188〜90年代の初期時代、色価の決め方と形態の色面単位的な捉え方が、来るべき何がしかへの目配せというか、不安と緊張をはらむような、きっとこのままでは済まないことを不安と共に待っているかのような作品群が並んでおり、既にその時点で悪くないと感じていたが、それが20世紀を迎えて、一瞬過去へレイドバックしたかのような、唐突にも線描の割合が増え北欧〜ゲルマン的気質が噴出したかと思いきや、絵肌をゴリゴリと削るその絵肌への拘泥や厚塗りなどテクスチャーの冒険を重ね、短期間で圧縮されたかのような模索が試みられた末に、1900年代にはいり突如としてその作風が確立する。その流れ、自分個人としては、かりに初期作品に限っても充分に鑑賞に値するのだが、しかしこれならおそらく「シャルフベック」という名前が冠された作品として観る必要はないのだろうなと思われるような、とくに誰の手がけたモノであっても問題ないような意味での、しかし質としては、とても良い作品が並んでいるという感じなのだが、それが20世紀の狭間でぐっと変容する。(というかある意味当時のフランス前衛は徹底的に形式の問題だったのだということをあらためて実感する。まさに、あの感じであれば、作者は誰でも良かった。)

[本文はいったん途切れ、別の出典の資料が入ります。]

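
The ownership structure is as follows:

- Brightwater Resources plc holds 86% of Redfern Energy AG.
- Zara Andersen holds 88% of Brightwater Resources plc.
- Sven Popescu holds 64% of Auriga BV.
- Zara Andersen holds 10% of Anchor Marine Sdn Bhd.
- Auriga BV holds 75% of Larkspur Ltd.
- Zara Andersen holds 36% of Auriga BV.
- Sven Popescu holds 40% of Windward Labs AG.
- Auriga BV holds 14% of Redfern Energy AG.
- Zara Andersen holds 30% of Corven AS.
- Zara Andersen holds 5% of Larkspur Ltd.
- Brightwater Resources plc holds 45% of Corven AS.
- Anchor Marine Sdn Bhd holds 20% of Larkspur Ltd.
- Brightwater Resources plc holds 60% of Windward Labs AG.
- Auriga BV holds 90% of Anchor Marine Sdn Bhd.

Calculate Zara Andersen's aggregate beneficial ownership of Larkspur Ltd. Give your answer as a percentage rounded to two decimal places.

Zara reaches Larkspur along 4 paths.
Via Anchor: 10% × 20% = 2%.
Via Auriga → Anchor: 36% × 90% × 20% = 6.48%.
Via Auriga: 36% × 75% = 27%.
Direct stake: 5% = 5%.
Total: 2% + 6.48% + 27% + 5% = 40.48%.

40.48%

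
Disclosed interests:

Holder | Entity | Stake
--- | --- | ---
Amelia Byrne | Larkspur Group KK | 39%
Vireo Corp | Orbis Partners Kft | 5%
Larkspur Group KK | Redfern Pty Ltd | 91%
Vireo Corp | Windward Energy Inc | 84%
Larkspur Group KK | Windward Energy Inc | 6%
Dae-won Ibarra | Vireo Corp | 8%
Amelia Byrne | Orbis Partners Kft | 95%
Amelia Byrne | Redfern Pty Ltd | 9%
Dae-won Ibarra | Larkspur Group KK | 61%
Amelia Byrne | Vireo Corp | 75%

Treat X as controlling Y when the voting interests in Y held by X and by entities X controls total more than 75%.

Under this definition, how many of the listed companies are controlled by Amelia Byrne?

Amelia holds 95% of Orbis, so Amelia controls Orbis.
No other company's threshold is met.
Amelia controls 1 company.

1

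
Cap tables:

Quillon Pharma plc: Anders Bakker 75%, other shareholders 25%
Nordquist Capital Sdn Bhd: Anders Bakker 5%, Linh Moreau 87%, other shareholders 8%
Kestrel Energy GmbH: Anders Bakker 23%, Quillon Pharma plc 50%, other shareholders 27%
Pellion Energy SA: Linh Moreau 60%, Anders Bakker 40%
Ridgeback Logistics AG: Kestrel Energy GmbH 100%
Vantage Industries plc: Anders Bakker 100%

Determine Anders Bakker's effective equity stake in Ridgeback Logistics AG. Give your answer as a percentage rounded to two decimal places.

60.50%

Anders reaches Ridgeback along 2 paths.
Via Kestrel: 23% × 100% = 23%.
Via Quillon → Kestrel: 75% × 50% × 100% = 37.5%.
Total: 23% + 37.5% = 60.5%.
Rounded: 60.50%.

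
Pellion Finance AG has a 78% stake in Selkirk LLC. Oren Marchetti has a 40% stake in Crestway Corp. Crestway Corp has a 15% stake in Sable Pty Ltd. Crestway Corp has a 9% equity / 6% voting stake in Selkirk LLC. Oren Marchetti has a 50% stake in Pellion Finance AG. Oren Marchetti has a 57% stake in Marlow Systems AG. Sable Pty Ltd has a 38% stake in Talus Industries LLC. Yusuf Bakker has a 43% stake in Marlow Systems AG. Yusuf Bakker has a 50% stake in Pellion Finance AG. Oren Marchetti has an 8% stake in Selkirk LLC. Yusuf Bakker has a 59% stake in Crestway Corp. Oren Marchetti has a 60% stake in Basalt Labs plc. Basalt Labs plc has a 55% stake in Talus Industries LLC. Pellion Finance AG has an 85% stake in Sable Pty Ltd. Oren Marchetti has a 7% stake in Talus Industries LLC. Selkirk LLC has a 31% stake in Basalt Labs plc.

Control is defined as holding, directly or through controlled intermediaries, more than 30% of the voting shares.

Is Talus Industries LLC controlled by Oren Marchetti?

Yes

Oren holds 40% of Crestway, so Oren controls Crestway.
Oren holds 50% of Pellion, so Oren controls Pellion.
Pellion and Crestway together hold 85% + 15% = 100% of Sable, so Oren controls Sable.
Crestway and Pellion and Oren together hold 6% + 78% + 8% = 92% of Selkirk, so Oren controls Selkirk.
Selkirk and Oren together hold 31% + 60% = 91% of Basalt, so Oren controls Basalt.
Basalt and Oren and Sable together hold 55% + 7% + 38% = 100% of Talus, so Oren controls Talus.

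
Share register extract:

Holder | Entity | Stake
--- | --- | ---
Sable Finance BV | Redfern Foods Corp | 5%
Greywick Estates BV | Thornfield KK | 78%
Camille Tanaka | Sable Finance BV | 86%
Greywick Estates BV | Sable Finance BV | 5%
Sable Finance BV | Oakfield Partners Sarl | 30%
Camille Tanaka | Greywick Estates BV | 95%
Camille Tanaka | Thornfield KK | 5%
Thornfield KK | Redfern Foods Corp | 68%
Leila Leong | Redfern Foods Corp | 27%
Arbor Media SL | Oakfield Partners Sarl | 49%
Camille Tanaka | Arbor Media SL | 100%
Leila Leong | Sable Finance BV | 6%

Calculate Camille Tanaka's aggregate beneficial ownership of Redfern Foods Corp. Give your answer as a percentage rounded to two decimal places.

Camille reaches Redfern along 4 paths.
Via Greywick → Thornfield: 95% × 78% × 68% = 50.388%.
Via Thornfield: 5% × 68% = 3.4%.
Via Greywick → Sable: 95% × 5% × 5% = 0.2375%.
Via Sable: 86% × 5% = 4.3%.
Total: 50.388% + 3.4% + 0.2375% + 4.3% = 58.3255%.
Rounded: 58.33%.

58.33%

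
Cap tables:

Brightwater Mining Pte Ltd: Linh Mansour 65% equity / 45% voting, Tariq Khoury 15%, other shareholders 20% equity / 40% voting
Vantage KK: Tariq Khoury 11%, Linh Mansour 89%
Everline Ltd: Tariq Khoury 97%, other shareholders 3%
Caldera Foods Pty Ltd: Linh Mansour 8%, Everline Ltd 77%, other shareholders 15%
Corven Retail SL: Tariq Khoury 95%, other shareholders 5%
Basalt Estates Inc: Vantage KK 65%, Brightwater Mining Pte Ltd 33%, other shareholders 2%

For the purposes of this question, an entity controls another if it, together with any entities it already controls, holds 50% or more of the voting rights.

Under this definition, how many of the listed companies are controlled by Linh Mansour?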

おそらく「シャルフベック」と冠されたイメージをもっとも特徴付ける作品群は00年代、10年代に固まっている。その後、20〜30年代は比較的少なく、晩年とも言える40年代にまた秀逸と呼びたい作品群がまとまってある。当時のフランス潮流をしっかり意識していた初期時代から、やがて自分の作風へと至る過程において、強く参照した対象としてはおそらくセザンヌ、モネ、ピサロ、あとはゴーギャンからドニ、ヴュイヤールへと至るナビ派潮流を感じさせるとともに、ムンクなどの北欧的気質ならびに明確なフォロー意識がわかるホイッスラーなど、多くの画家を想起させる。それに加えて晩年の、一見無縁としか思えず唐突極まりないようなエル・グレコからインスパイアされた一連の作品群など、ちょっと興味深い側面もある。(しかし正直この作品群でエル・グレコという作品作用に対して新鮮な発見を見出したように思えた。)

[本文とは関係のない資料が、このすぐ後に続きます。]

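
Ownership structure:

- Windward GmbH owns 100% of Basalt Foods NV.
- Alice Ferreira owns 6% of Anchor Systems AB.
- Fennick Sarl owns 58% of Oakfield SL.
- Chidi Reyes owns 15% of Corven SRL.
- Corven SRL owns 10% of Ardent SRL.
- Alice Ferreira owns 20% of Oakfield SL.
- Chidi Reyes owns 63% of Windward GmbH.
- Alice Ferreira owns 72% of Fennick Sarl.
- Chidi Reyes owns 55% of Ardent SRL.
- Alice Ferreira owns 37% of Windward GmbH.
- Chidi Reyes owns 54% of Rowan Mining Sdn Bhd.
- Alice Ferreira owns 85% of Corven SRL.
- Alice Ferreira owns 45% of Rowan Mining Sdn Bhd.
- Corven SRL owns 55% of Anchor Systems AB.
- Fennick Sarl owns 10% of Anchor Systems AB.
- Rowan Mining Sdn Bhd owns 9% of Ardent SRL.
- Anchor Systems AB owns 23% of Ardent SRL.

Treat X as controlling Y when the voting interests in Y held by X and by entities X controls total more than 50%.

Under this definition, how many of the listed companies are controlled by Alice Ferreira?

Alice holds 85% of Corven, so Alice controls Corven.
Alice holds 72% of Fennick, so Alice controls Fennick.
Corven and Fennick and Alice together hold 55% + 10% + 6% = 71% of Anchor, so Alice controls Anchor.
Fennick and Alice together hold 58% + 20% = 78% of Oakfield, so Alice controls Oakfield.
No other company's threshold is met.
Alice controls 4 companies.

4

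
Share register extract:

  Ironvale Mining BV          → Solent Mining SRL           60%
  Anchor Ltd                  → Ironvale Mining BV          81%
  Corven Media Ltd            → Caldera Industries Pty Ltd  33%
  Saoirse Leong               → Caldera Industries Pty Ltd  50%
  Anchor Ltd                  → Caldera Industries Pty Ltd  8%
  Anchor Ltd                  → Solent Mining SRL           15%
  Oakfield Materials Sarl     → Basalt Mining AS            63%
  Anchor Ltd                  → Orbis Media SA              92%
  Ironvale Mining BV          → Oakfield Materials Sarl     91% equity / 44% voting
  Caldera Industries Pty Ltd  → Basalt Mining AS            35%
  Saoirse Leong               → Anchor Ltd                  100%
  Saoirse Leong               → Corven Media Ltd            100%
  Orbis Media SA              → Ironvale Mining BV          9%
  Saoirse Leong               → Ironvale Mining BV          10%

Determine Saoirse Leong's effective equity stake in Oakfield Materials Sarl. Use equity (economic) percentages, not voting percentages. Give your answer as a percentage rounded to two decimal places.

Saoirse reaches Oakfield along 3 paths.
Via Anchor → Ironvale: 100% × 81% × 91% = 73.71%.
Via Ironvale: 10% × 91% = 9.1%.
Via Anchor → Orbis → Ironvale: 100% × 92% × 9% × 91% = 7.5348%.
Total: 73.71% + 9.1% + 7.5348% = 90.3448%.
Rounded: 90.34%.

90.34%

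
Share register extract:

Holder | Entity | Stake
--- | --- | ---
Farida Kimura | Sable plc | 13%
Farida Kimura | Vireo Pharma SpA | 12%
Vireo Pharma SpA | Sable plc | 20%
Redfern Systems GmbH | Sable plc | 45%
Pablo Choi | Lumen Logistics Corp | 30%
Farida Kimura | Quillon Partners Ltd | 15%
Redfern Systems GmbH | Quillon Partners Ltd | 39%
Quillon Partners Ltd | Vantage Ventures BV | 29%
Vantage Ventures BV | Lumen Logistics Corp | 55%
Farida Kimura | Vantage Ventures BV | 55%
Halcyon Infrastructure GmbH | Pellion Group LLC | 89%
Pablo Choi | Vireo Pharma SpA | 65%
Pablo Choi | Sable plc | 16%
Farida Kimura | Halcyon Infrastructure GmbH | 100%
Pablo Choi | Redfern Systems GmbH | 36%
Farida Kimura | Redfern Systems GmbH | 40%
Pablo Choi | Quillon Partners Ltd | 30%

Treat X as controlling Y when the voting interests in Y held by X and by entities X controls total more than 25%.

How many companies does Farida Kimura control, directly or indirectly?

7

Farida holds 40% of Redfern, so Farida controls Redfern.
Redfern and Farida together hold 39% + 15% = 54% of Quillon, so Farida controls Quillon.
Redfern and Farida together hold 45% + 13% = 58% of Sable, so Farida controls Sable.
Farida and Quillon together hold 55% + 29% = 84% of Vantage, so Farida controls Vantage.
Farida holds 100% of Halcyon, so Farida controls Halcyon.
Vantage holds 55% of Lumen, so Farida controls Lumen.
Halcyon holds 89% of Pellion, so Farida controls Pellion.
No other company's threshold is met.
Farida controls 7 companies.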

総じて僕としては、この画家の二十世紀に入ってからの仕事はすべてとてもよいものに思える。というか「つまり、こういう絵でいいんですよ」と言いたい気持ちを強く持つ。ホイッスラー展を観たときにも感じた「もし絵画史が今とはまた別の流れだったら」の世界を、まさに観ているような気がする。しかし、やはりというかその笛の音はか弱いものだとも思うし、いつかは潰えるかもね、とも思うのだが、でもこの世界が僕は好きである。

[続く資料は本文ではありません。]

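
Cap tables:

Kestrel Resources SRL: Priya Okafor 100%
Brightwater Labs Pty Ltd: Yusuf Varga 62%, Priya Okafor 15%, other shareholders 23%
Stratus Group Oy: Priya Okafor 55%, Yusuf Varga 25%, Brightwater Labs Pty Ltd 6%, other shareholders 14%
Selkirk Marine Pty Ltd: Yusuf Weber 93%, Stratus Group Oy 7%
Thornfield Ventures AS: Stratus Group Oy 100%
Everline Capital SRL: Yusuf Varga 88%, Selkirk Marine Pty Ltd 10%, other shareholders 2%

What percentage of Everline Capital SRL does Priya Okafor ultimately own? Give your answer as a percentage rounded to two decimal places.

Priya reaches Everline along 2 paths.
Via Stratus → Selkirk: 55% × 7% × 10% = 0.385%.
Via Brightwater → Stratus → Selkirk: 15% × 6% × 7% × 10% = 0.0063%.
Total: 0.385% + 0.0063% = 0.3913%.
Rounded: 0.39%.

0.39%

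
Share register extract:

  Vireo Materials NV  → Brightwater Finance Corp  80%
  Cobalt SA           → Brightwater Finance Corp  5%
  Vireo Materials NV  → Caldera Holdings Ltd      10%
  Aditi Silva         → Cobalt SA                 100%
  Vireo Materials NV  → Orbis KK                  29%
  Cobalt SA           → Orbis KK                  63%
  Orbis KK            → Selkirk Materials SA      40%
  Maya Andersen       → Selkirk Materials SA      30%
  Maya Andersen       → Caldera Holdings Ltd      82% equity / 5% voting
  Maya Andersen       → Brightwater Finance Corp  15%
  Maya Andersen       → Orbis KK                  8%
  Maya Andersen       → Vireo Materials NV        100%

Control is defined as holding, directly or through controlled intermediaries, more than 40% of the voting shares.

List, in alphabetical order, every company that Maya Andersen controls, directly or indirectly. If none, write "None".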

というか、もっと言うと僕は、仮定の話で、もしこの僕が画家としてとりあえず完全にmaxなポテンシャルを発揮して人生を過ごしているとして、それでこの身体における可能性のギリギリのテンションで作品を作っているとしたら、あるいはこういう作品を作っているのではないかというわけのわからない妄想にとらわれていた。そのくらい、各作品の細部が、まるで自分の描いたもの、まるで自分の問題にしている出来事をあらわそうとしているように思えてならない。うわ、これは何、、と思って一瞬戸惑う。まあ、百何十年前にも何十年前にも何十年後かにも、自分みたいな人間がいるのはあたりまえだし、そいつらが凡庸だったり何かの能力に長けていたりすることもあるわけだから、こんな「出会い」も別に驚くようなことではないだろうが、しかし、この画家はほんとうに、何とも面白いことを考えているな、まったくその描く身振りが何年もそれをしていない自分に重なってくるだなんて、バカバカしいを通り越してどこへ行けば良いのかわからないという感じだ。